Ben ağlamaklı bir halde evime hangi yoldan gidebileceğimi sordum. Kızlardan biri kıkırdayarak;

– Eğer elindeki bıçağı verirsen sana yolu gösteririm, dedi.

Ben bir elimdeki parlak bıçağa baktım, bir bıçak karşılığında alacağım cevabı düşündüm. Bıçaktan vazgeçmek istemiyorum ama yolunu kaybetmiş bir çocuğun çaresizliği… İstemeyerek de olsa bıçağı uzattım. Benimle konuşan kız bıçağı aldı gülerek evinin bahçe kapısından içeriye girdi. Ben ağlamaya başladım ve bıçağımı geri istedim. Hem parlak bıçağım gitmiş hem cevap alamamışım. Kız kıkırdayarak geri döndü.

– Öyleyse elindeki çıtlığı ver, torbayı ver, cevabı al dedi.

Çıtlığı ben toplamışım, uğraşa uğraşa, üstelik bu maceranın tek kazancı o olacak, ondan da vazgeçemiyorum. Kız uzandı, bıçağı elime bıraktı ve elimdeki bir tutam çıtlığı alarak yine bahçe kapısından içeri girdi. Torbam gitmiş, bıçak elimde ama aklım çıtlık torbasında. Ben yine ağlamaya başladım ve verdiğim çıtlığı geri istedim. Kızlar halime bakıp gülüşüyorlar ve benimle eğleniyorlar. Benim tek isteğim ise elimdekilerin hiç birini vermeden doğru yolu öğrenmek.

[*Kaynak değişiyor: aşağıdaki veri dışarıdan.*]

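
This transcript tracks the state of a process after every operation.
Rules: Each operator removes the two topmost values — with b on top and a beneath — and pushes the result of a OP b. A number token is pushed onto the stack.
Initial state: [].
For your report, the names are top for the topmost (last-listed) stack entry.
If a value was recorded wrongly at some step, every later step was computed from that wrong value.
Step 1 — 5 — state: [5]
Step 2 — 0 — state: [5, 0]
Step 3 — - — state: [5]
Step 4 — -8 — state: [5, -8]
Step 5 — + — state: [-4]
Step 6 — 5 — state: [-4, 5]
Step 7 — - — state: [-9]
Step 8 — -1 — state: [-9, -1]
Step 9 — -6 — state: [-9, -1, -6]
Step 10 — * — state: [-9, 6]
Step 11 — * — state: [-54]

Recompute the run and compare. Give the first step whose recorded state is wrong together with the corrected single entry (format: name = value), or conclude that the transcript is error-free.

Recomputing the run from the initial state:
step 1: [5]
step 2: [5, 0]
step 3: [5]
step 4: [5, -8]
step 5: [-3]
step 6: [-3, 5]
step 7: [-8]
step 8: [-8, -1]
step 9: [-8, -1, -6]
step 10: [-8, 6]
step 11: [-48]
The first disagreement with the transcript is at step 5, where the value should be top = -3.

step 5, top = -3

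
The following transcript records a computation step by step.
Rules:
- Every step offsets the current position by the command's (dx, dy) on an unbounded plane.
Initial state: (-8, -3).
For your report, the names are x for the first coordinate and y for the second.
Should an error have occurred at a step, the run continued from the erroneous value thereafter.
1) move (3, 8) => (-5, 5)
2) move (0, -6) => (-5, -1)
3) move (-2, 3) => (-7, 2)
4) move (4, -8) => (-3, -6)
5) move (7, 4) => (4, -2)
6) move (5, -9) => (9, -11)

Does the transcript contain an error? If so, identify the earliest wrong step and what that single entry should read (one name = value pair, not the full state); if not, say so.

Recomputing the run from the initial state:
step 1: x = -5, y = 5
step 2: x = -5, y = -1
step 3: x = -7, y = 2
step 4: x = -3, y = -6
step 5: x = 4, y = -2
step 6: x = 9, y = -11
This matches the transcript at every step.

no error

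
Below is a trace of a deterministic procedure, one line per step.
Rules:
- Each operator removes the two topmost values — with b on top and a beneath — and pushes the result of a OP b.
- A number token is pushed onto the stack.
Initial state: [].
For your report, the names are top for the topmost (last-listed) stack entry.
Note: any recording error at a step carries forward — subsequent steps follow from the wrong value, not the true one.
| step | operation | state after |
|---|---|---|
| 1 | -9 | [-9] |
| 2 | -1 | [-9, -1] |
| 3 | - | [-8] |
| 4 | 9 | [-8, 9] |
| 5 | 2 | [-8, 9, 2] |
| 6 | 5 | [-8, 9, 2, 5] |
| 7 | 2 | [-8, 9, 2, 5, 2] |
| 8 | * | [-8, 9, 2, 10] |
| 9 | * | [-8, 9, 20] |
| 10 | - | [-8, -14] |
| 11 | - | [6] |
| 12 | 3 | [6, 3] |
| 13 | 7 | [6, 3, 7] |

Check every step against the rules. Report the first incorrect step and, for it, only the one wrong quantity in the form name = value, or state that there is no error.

step 10, top = -11

Step 1: push -9: top = -9 — in agreement.
Step 2: push -1: top = -1 — checks out.
Step 3: -9 - -1 = -8 — no discrepancy.
Step 4: push 9: top = 9 — agrees with the trace.
Step 5: push 2: top = 2 — confirmed correct.
Step 6: push 5: top = 5 — same as recorded.
Step 7: push 2: top = 2 — in agreement.
Step 8: 5 * 2 = 10 — checks out.
Step 9: 2 * 10 = 20 — exactly as logged.
Step 10: 9 - 20 = -11 — this is not what the trace shows.
Conclusion: step 10 carries the first error; the entry should be top = -11.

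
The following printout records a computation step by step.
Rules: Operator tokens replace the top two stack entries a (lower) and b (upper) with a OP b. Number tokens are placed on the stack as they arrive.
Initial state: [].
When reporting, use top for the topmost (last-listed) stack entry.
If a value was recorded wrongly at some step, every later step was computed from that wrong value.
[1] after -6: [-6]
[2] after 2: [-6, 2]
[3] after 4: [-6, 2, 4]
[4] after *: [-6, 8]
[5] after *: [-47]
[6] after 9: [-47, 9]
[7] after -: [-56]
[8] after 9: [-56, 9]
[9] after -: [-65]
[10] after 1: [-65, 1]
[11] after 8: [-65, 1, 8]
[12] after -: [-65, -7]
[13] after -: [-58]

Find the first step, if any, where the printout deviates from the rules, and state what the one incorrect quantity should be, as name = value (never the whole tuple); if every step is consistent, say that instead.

Recomputing the run from the initial state:
step 1: [-6]
step 2: [-6, 2]
step 3: [-6, 2, 4]
step 4: [-6, 8]
step 5: [-48]
step 6: [-48, 9]
step 7: [-57]
step 8: [-57, 9]
step 9: [-66]
step 10: [-66, 1]
step 11: [-66, 1, 8]
step 12: [-66, -7]
step 13: [-59]
The first disagreement with the printout is at step 5, where the value should be top = -48.

step 5, top = -48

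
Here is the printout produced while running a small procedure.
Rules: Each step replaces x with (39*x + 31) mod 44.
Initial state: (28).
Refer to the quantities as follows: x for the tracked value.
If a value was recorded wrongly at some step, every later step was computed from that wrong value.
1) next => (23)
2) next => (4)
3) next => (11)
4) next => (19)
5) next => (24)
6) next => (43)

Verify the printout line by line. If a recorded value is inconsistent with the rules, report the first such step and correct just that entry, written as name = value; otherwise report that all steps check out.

step 4, x = 20

1. x = (39*28 + 31) mod 44 = 23 (verified)
2. x = (39*23 + 31) mod 44 = 4 (exactly as logged)
3. x = (39*4 + 31) mod 44 = 11 (no discrepancy)
4. x = (39*11 + 31) mod 44 = 20 (the entry is off here)
First incorrect step: 4; the correct value is x = 20.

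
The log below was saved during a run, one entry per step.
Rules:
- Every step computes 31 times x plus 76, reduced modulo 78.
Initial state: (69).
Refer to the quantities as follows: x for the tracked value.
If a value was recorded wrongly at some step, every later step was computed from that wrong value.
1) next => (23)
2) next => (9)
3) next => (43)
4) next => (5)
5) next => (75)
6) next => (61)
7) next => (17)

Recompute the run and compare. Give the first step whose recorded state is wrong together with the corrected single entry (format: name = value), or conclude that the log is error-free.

Recomputing the run from the initial state:
step 1: x = 31
step 2: x = 23
step 3: x = 9
step 4: x = 43
step 5: x = 5
step 6: x = 75
step 7: x = 61
The first disagreement with the log is at step 1, where the value should be x = 31.

step 1, x = 31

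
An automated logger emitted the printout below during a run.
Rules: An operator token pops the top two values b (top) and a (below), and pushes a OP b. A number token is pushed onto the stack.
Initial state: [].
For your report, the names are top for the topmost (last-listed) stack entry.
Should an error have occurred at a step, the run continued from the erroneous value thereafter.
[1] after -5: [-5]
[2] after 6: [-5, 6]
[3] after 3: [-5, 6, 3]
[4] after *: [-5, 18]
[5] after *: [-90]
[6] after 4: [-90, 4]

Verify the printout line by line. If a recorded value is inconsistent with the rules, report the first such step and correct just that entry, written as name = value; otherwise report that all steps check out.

no error

step 1: push -5: top = -5 -> matches
step 2: push 6: top = 6 -> verified
step 3: push 3: top = 3 -> consistent with the printout
step 4: 6 * 3 = 18 -> matches
step 5: -5 * 18 = -90 -> confirmed correct
step 6: push 4: top = 4 -> matches
Nothing is out of place; the run is error-free.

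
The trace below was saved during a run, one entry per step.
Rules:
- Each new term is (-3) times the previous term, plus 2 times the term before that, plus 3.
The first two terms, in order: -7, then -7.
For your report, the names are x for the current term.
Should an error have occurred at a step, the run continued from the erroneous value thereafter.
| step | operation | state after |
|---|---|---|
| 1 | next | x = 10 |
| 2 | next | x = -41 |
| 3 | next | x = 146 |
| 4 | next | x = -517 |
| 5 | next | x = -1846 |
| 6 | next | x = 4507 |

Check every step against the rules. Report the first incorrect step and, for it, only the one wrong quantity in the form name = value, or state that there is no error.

step 1: x = -3*(-7) + (2)*(-7) + (3) = 10 -> checks out
step 2: x = -3*(10) + (2)*(-7) + (3) = -41 -> matches
step 3: x = -3*(-41) + (2)*(10) + (3) = 146 -> consistent with the trace
step 4: x = -3*(146) + (2)*(-41) + (3) = -517 -> verified
step 5: x = -3*(-517) + (2)*(146) + (3) = 1846 -> not what was recorded
Step 5 is the first one off; corrected, x = 1846.

step 5, x = 1846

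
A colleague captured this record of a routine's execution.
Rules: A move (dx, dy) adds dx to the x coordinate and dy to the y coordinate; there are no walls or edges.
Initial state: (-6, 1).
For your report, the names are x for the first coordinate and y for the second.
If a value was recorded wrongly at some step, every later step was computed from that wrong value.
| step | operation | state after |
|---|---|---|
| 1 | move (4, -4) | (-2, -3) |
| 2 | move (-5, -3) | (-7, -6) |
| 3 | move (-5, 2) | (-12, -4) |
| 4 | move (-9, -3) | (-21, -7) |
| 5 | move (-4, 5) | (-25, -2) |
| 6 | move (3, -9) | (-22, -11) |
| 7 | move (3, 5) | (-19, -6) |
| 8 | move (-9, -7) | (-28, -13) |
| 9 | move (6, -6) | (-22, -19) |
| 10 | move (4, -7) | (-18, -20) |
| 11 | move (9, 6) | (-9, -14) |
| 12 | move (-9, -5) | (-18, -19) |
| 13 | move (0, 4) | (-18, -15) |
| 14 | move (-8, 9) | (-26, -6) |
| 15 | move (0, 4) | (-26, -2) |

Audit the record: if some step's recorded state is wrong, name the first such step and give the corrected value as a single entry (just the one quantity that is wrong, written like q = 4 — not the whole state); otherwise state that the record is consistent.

step 10, y = -26

1. x = -6 + (4) = -2, y = 1 + (-4) = -3 (exactly as logged)
2. x = -2 + (-5) = -7, y = -3 + (-3) = -6 (verified)
3. x = -7 + (-5) = -12, y = -6 + (2) = -4 (matches)
4. x = -12 + (-9) = -21, y = -4 + (-3) = -7 (no discrepancy)
5. x = -21 + (-4) = -25, y = -7 + (5) = -2 (exactly as logged)
6. x = -25 + (3) = -22, y = -2 + (-9) = -11 (matches)
7. x = -22 + (3) = -19, y = -11 + (5) = -6 (no discrepancy)
8. x = -19 + (-9) = -28, y = -6 + (-7) = -13 (matches)
9. x = -28 + (6) = -22, y = -13 + (-6) = -19 (verified)
10. x = -22 + (4) = -18, y = -19 + (-7) = -26 (not what was recorded)
That makes step 10 the first incorrect line — y = -26 is what it should show.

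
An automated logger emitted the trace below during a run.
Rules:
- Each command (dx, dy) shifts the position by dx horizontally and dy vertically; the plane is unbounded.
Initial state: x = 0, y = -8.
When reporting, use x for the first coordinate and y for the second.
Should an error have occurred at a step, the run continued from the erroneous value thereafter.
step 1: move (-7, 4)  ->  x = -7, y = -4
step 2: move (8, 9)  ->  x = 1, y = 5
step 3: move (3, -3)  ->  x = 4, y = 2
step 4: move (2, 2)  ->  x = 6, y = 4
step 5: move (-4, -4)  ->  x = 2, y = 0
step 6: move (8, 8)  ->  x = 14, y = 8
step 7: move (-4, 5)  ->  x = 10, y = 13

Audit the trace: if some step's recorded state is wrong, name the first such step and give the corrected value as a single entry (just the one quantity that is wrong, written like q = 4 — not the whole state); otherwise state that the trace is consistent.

step 6, x = 10

step 1: x = 0 + (-7) = -7, y = -8 + (4) = -4 -> exactly as logged
step 2: x = -7 + (8) = 1, y = -4 + (9) = 5 -> exactly as logged
step 3: x = 1 + (3) = 4, y = 5 + (-3) = 2 -> consistent with the trace
step 4: x = 4 + (2) = 6, y = 2 + (2) = 4 -> matches
step 5: x = 6 + (-4) = 2, y = 4 + (-4) = 0 -> in agreement
step 6: x = 2 + (8) = 10, y = 0 + (8) = 8 -> first mismatch against the trace
So the first discrepancy is step 6, where the right value is x = 10.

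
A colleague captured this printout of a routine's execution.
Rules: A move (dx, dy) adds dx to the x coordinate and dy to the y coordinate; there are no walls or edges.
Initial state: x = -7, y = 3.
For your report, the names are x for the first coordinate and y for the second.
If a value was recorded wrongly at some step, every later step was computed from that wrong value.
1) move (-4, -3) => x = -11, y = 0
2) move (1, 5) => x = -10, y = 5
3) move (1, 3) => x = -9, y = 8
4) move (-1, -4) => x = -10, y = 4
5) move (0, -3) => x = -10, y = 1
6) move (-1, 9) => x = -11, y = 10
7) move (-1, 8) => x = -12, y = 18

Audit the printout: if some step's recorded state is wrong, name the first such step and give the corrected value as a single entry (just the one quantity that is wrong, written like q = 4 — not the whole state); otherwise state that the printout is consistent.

step 1: x = -7 + (-4) = -11, y = 3 + (-3) = 0 -> confirmed correct
step 2: x = -11 + (1) = -10, y = 0 + (5) = 5 -> agrees with the printout
step 3: x = -10 + (1) = -9, y = 5 + (3) = 8 -> exactly as logged
step 4: x = -9 + (-1) = -10, y = 8 + (-4) = 4 -> confirmed correct
step 5: x = -10 + (0) = -10, y = 4 + (-3) = 1 -> in agreement
step 6: x = -10 + (-1) = -11, y = 1 + (9) = 10 -> matches
step 7: x = -11 + (-1) = -12, y = 10 + (8) = 18 -> exactly as logged
Each recorded entry agrees with the recomputation.

no error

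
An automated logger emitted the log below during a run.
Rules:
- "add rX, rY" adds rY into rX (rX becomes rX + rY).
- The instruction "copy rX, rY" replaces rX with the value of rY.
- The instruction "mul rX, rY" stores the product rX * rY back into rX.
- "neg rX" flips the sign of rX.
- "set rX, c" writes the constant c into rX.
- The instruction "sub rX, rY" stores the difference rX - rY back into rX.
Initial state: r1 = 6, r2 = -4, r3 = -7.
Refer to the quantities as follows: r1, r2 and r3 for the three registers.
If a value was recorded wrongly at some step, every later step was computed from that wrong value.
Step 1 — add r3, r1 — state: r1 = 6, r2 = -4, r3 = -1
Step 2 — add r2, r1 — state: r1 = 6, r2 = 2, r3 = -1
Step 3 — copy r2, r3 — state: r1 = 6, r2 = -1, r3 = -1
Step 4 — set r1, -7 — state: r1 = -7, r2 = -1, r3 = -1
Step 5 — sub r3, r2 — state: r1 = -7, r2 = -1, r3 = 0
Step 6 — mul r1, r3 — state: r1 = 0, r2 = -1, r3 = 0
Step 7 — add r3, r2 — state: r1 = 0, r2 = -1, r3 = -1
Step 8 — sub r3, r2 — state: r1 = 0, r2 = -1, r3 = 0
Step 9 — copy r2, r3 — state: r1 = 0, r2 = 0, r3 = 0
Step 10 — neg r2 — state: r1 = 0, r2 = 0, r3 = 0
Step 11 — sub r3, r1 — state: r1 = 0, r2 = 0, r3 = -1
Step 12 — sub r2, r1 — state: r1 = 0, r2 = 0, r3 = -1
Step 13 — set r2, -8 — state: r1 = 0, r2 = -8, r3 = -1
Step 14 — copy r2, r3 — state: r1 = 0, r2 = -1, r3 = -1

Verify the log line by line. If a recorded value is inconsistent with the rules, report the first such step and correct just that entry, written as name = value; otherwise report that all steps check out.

Step 1: r3 = -7 + 6 = -1 — matches.
Step 2: r2 = -4 + 6 = 2 — in agreement.
Step 3: r2 = -1 — consistent with the log.
Step 4: r1 = -7 — same as recorded.
Step 5: r3 = -1 - -1 = 0 — in agreement.
Step 6: r1 = -7 * 0 = 0 — same as recorded.
Step 7: r3 = 0 + -1 = -1 — confirmed correct.
Step 8: r3 = -1 - -1 = 0 — confirmed correct.
Step 9: r2 = 0 — verified.
Step 10: r2 = -(0) = 0 — exactly as logged.
Step 11: r3 = 0 - 0 = 0 — the log disagrees here.
Step 11 is the first one off; corrected, r3 = 0.

step 11, r3 = 0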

O anda tek yapacağım şey ağlamak ve ben de gözyaşları döküyorum.

İçeri giren kız beliriverdi yine “Madem istiyorsun al bakalım” diyip çıtlığı bana geri verdi ve artık pek gevşek tuttuğum bıçağı avcumdan çekiverdi. Bu verip almalar ne kadar devam etti bilmiyorum. Ben çaresizlik içinde kıvranırken onlar eğleniyorlardı. Nihayet bu eğlenceyi tadında bırakmak istediler ki artık ciddileştiler. Bana adımı ve kimin kızı olduğumu, nerede oturduğumu filan sordular. Sonra tam karşılarında bulunan duvardaki bir yıkık köşeyi gösterdiler. O tepecikten geçersem yolu bulacağımı söylediler.

Kızlara minnettarlıkla baktım ve sessizce teşekkür ettim. Bir elimde bıçağım, öbür elimde çıtlığım duvardaki aralığa doğru yürüdüm. Benim geçebileceğim genişlikte bir aralıktı. İçinden geçtim.

Duvarın öteki tarafı bizim evimizin tam karşısındakievin büyük bahçesiydi. Birden öylesine rahatladım ki! Elim ayağım boşandı. Bildik bir yerdeydim. Benim için duvarın öteki tarafı bilinmezlikti, bu tarafı ise her yerini bildiğim bir yer. Duvardaki o aralık beni hayata yeniden döndürmüştü.

Komşu bahçeyi geçtikten sonra çok rahatladım ve sokağa çıktım. Ablam da dahil tüm çocuklar hiç bir şey olmamış gibi oyun oynuyorlardı. Benim kaybolduğumun hiç biri farkında bile değildi. Ben de hiç bir şey söylemedim. İçimde bir yerlerde bir anı olarak kaldı.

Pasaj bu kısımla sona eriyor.